Coming from one of the top film critics in the country and a three-time Emmy Award winner, Roeper's exclamation is as endearing as it is humorous. His animated personality is no different offstage than on his former TV show, "Ebert and Roeper," and in his Chicago Sun-Times column.
As guest speaker and judge for MU's annual Silverscreen Film Festival, Roeper spoke last Saturday about his career path, pop culture, the film industry and the contestants' films.
"We wanted to bring the festival up to the next level," said Nick Lang, senior speaker chairman of the Department of Student Activities. "And who better than Richard Roeper to judge movies?"
Roeper is quick to admit he has his dream job despite his young aspirations of becoming a baseball player. Roeper often finds himself amid the pop culture he critiques. He has been joked about by Letterman for wearing a toupee (untrue, he said), referenced in Drake lyrics and has played himself on "Entourage," reviewing one of character Vincent Chase's movies.
"They sent me the script, and I read it and I said, 'I'd actually be much meaner to this movie,' and they said, 'Take a stab at it!' " Roeper said. "So I wrote my own part, and they used my script instead of theirs, so that was really fun."
But despite his non-journalistic media involvement, when it comes to reviews, Roeper said he puts his feelings aside and writes for the moviegoer.
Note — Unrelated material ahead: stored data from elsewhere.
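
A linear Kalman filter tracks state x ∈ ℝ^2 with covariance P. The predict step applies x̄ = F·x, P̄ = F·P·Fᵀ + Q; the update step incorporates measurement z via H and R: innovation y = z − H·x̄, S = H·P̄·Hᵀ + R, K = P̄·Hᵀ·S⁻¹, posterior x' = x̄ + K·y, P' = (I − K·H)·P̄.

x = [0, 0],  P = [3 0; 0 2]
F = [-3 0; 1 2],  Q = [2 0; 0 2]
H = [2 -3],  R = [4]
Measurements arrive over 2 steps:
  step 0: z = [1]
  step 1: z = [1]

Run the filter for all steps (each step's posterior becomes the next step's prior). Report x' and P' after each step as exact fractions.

step 0: x̄ = F·x = [0, 0]
step 0: P̄ = F·P·Fᵀ + Q = [29 -9; -9 13]
step 0: y = z − H·x̄ = [1]
step 0: S = H·P̄·Hᵀ + R = [345]
step 0: K = P̄·Hᵀ·S⁻¹ = [17/69; -19/115]
step 0: x' = x̄ + K·y = [17/69, -19/115]
step 0: P' = (I − K·H)·P̄ = [556/69 116/23; 116/23 412/115]
step 1: x̄ = F·x = [-17/23, -29/345]
step 1: P̄ = F·P·Fᵀ + Q = [1714/23 -1252/23; -1252/23 15374/345]
step 1: y = z − H·x̄ = [256/115]
step 1: S = H·P̄·Hᵀ + R = [155982/115]
step 1: K = P̄·Hᵀ·S⁻¹ = [17960/77991; -4649/25997]
step 1: x' = x̄ + K·y = [-17665/77991, -37603/77991]
step 1: P' = (I − K·H)·P̄ = [202258/77991 36964/25997; 36964/25997 92524/77991]

step 0: x' = [17/69, -19/115], P' = [556/69 116/23; 116/23 412/115]
step 1: x' = [-17665/77991, -37603/77991], P' = [202258/77991 36964/25997; 36964/25997 92524/77991]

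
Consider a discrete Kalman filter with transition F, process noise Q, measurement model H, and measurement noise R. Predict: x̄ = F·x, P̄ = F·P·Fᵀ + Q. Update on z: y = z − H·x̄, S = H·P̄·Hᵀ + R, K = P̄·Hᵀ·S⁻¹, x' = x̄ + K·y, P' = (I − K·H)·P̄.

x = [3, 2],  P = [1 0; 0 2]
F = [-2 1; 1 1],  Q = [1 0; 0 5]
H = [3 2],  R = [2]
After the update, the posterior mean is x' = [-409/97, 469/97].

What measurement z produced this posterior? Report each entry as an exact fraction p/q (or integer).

x̄ = F·x = [-4, 5]
P̄ = F·P·Fᵀ + Q = [7 0; 0 8]
S = H·P̄·Hᵀ + R = [97]
K = P̄·Hᵀ·S⁻¹ = [21/97; 16/97]
x' − x̄ = [-21/97, -16/97] = K·y
y = (KᵀK)⁻¹·Kᵀ·(x' − x̄) = [-1]
z = y + H·x̄ = [-1] + [-2] = [-3]

z = [-3]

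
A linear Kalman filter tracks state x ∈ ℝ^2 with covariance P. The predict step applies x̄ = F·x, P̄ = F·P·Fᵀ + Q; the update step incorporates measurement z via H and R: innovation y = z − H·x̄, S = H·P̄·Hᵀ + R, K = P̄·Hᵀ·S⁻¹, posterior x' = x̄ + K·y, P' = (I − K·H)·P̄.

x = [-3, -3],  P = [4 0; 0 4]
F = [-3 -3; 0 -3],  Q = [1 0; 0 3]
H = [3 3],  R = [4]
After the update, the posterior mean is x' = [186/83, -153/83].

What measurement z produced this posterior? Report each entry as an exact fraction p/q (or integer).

z = [1]

x̄ = F·x = [18, 9]
P̄ = F·P·Fᵀ + Q = [73 36; 36 39]
S = H·P̄·Hᵀ + R = [1660]
K = P̄·Hᵀ·S⁻¹ = [327/1660; 45/332]
x' − x̄ = [-1308/83, -900/83] = K·y
y = (KᵀK)⁻¹·Kᵀ·(x' − x̄) = [-80]
z = y + H·x̄ = [-80] + [81] = [1]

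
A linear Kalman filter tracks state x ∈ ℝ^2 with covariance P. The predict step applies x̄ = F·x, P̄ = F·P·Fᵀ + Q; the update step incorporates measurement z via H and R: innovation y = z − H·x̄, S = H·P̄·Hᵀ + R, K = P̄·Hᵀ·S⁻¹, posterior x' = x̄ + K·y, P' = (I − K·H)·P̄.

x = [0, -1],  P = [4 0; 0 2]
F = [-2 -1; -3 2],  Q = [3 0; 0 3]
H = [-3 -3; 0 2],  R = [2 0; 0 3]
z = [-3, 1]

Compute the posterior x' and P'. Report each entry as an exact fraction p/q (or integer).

x' = [1177/1745, 4264/12215]
P' = [2953/3490 -2247/3490; -2247/3490 16131/24430]

x̄ = F·x = [1, -2]
P̄ = F·P·Fᵀ + Q = [21 20; 20 47]
y = z − H·x̄ = [-6, 5]
S = H·P̄·Hᵀ + R = [974 -402; -402 191]
K = P̄·Hᵀ·S⁻¹ = [-1059/3490 -749/1745; -603/24430 5377/12215]
x' = x̄ + K·y = [1177/1745, 4264/12215]
P' = (I − K·H)·P̄ = [2953/3490 -2247/3490; -2247/3490 16131/24430]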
He maintains that the theater is the best place to see a movie but is aware of the hefty price tag that can entail.
"All of a sudden, it's $50 or $60 a night, and you don't want to waste that on a crappy movie," he said.
He has realized the impact his words can have on movies as well. "My Big Fat Greek Wedding" went from being a small film to box-office hit after Ebert and Roeper gave it "two thumbs up."
"Movies like 'Greenberg’ — those are movies I can really help," Roeper said. "The big ones are going to do what they're going to do."
Roeper is conscious of the impact technology has had on his field of work, so he blogs, posts reviews on various websites and hosts the monthly documentary series, "Starz Inside," in addition to his column.
"I've always liked to do different things, do different jobs," he said.
And like Roeper, the film industry is changing. It has to keep up with the immediate demands of viewers and share itself with every type of medium.
"There will be a time sooner rather than later when you'll be able to get a movie the day it opens on your computer, on your TV, on your iPhone, however you want to see it," Roeper said.
But no matter the technology used, the budget or the names associated, Roeper judges all movies, including the Silverscreen shorts, by the same guidelines.
"I want to see if they have a story to tell and how effective they are at telling it," he said. "That's what I look for first."
The Silverscreen filmmakers had an opportunity to talk to him one-on-one after his presentation.
"Every filmmaker I talked to gave me really positive feedback," said John Shealy, Department of Student Activities Special Events senior chairman. "He knows what's good and what's bad. With his input, it was a very positive learning experience."
Roeper saw value in both the films and the festival itself; he told Shealy that if the films weren't good he would not have come.
"I keep my opinion," Roeper said. "It comes from the heart."